Kneeling, I retrieved my running shoes, kicked off my slippers, and shrugged out of the oversized tee shirt I had worn to bed.  The room was chilly and I dressed quickly, pulling on underwear and shorts, a nylon windbreaker with yellow UCLA letters blazed across the back, and my shoes.  Next I checked my jacket pockets.  My fingers closed on the comforting cylinder of pepper spray I always carried when I ran.  The campus was relatively safe, but in early morning when almost no one was around, it didn’t hurt to take precautions.

Moving quietly so as not to wake any of the other girls living in the house—or worse, Mrs. Random, our resident housemother—I grabbed my cell phone, locked my room, and descended the staircase to the main floor.  After easing out the front door, I made my way down a flight of tiled steps to Hilgard Avenue.  There I paused on the sidewalk, breathing in the crisp morning air.  Across the deserted street, in the cactus section of the Mildred E. Mathias Botanical Garden, the shadowy arms of forty-foot-high euphorbia, stands of aloes, and acres of spine-covered succulents rose in thorny thickets into the dawn skyline.  I stood a moment enjoying the view, then started off at a brisk clip.  After crossing Hilgard, I cut left onto a walkway bordering the garden.  Another turn brought me past the botany and plant physiology buildings and onto UCLA’s main campus.  Upon reaching the Health Sciences Center, I turned right.

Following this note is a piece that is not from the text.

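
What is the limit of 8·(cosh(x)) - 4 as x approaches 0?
Direct substitution at x = 0 gives 4.

Final answer: 4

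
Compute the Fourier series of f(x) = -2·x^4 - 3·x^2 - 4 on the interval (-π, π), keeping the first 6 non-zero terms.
(-84 + 16·π^2)·cos(x) + (3 - 4·π^2)·cos(2·x) + (4/27 + 16·π^2/9)·cos(3·x) + (-π^2 - 3/8)·cos(4·x) + (204/625 + 16·π^2/25)·cos(5·x) - 2·π^4/5 - π^2 - 4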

I routinely varied the routes of my morning jogs, not only for safety, but also because I liked visiting different parts of the university’s lush campus.  After passing the inverted fountain near Franz Hall, where water spilled down a huge central hole, I proceeded north to Dixon Plaza, skirting its sprawling sycamores and stately fig trees.  Briefly I contemplated circling the Murphy Sculpture Garden as well, then decided against it.  I had taken that route yesterday.  Besides, going that way would lengthen my run, and I had things to do before my 10 AM literature class.

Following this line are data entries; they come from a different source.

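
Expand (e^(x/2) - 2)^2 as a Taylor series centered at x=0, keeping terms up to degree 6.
x^6/768 + 7·x^5/960 + x^4/32 + x^3/12 - x + 1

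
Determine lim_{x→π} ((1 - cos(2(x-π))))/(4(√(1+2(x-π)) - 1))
Both numerator and denominator → 0 as x → π; this is a 0/0 indeterminate form.
Expand each to leading order near x = π: numerator ~ 2·(x - π)^2, denominator ~ 4·(x - π).
The limit of the ratio is 0.

Final answer: 0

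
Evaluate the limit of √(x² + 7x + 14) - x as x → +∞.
This is an ∞ − ∞ indeterminate form.
Multiply and divide by the conjugate √(x²+7x + 14) + x; the x² terms cancel, leaving (7x + 14)/(√(x²+7x + 14)+x) → 7/2.
Limit = 7/2.

Final answer: 7/2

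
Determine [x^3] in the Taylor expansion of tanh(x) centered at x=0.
Expand to order 3: tanh(x) = -x^3/3 + x + O(x^4).
The coefficient of x^3 is -1/3.

Final answer: -1/3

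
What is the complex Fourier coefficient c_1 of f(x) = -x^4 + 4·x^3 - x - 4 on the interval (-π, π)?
Compute the real Fourier coefficients first: a_1 = -48 + 8·π^2, b_1 = -50 + 8·π^2.
Then c_1 = (a_1 − i·b_1)/2 = -24 + 4·π^2 - 4·i·π^2 + 25·i.

Final answer: -24 + 4·π^2 - 4·i·π^2 + 25·i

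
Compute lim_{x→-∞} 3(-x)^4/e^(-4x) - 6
The quotient is an ∞/∞ indeterminate form as x → -∞.
Compare growth rates of the dominant terms (exponentials ≫ polynomials ≫ logarithms), or apply L'Hôpital's rule; the quotient → 0.
Adding the constant: 0 - 6 = -6. Limit = -6.

Final answer: -6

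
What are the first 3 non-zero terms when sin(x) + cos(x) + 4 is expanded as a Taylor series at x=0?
-x^2/2 + x + 5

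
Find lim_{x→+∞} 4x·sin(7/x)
As x → +∞: let u = 7/x → 0⁺; then 4·x·sin(7/x) = 4·7·sin(u)/u → 4·7·1 = 28.
Limit = 28.

Final answer: 28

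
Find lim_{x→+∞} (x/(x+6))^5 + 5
As x → +∞: x/(x+6) = 1/(1 + 6/x) → 1, and the 5th power of a limit-1 base also → 1; with the additive constant, 1 + 5 = 6.
Limit = 6.

Final answer: 6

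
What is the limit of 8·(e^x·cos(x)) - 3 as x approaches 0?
Direct substitution at x = 0 gives 5.

Final answer: 5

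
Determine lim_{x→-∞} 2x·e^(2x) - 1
The product is a 0·∞ indeterminate form at x → -∞.
Rewrite the product as 2x / e^(-2x) (an ∞/∞ form) and apply L'Hôpital, or use the standard hierarchy e^(2|x|) ≫ |x| as x → -∞.
The indeterminate product → 0, so the limit = -1.

Final answer: -1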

Increasing my pace, I turned west past a procession of older, ornately bricked buildings and descended to the athletic fields flanking Sunset Boulevard.  After passing Pauley Pavilion, I continued west to the student recreation center and the encircling dorms that comprised UCLA’s western border.  Until then I had seen almost no one.  Fighting an encroaching sense of unease, I remained alert as I headed back past the tennis courts and made another circuit around the athletic fields.  As always, my eyes and ears took in everything around me.  Since my assault, caution had become second nature:  parking in well-lit spaces, approaching my car with my keys out, wearing sensible shoes in case I had to flee, and carrying pepper spray when alone.  I hated living in fear of another attack.  On the other hand, I was determined it would never happen again.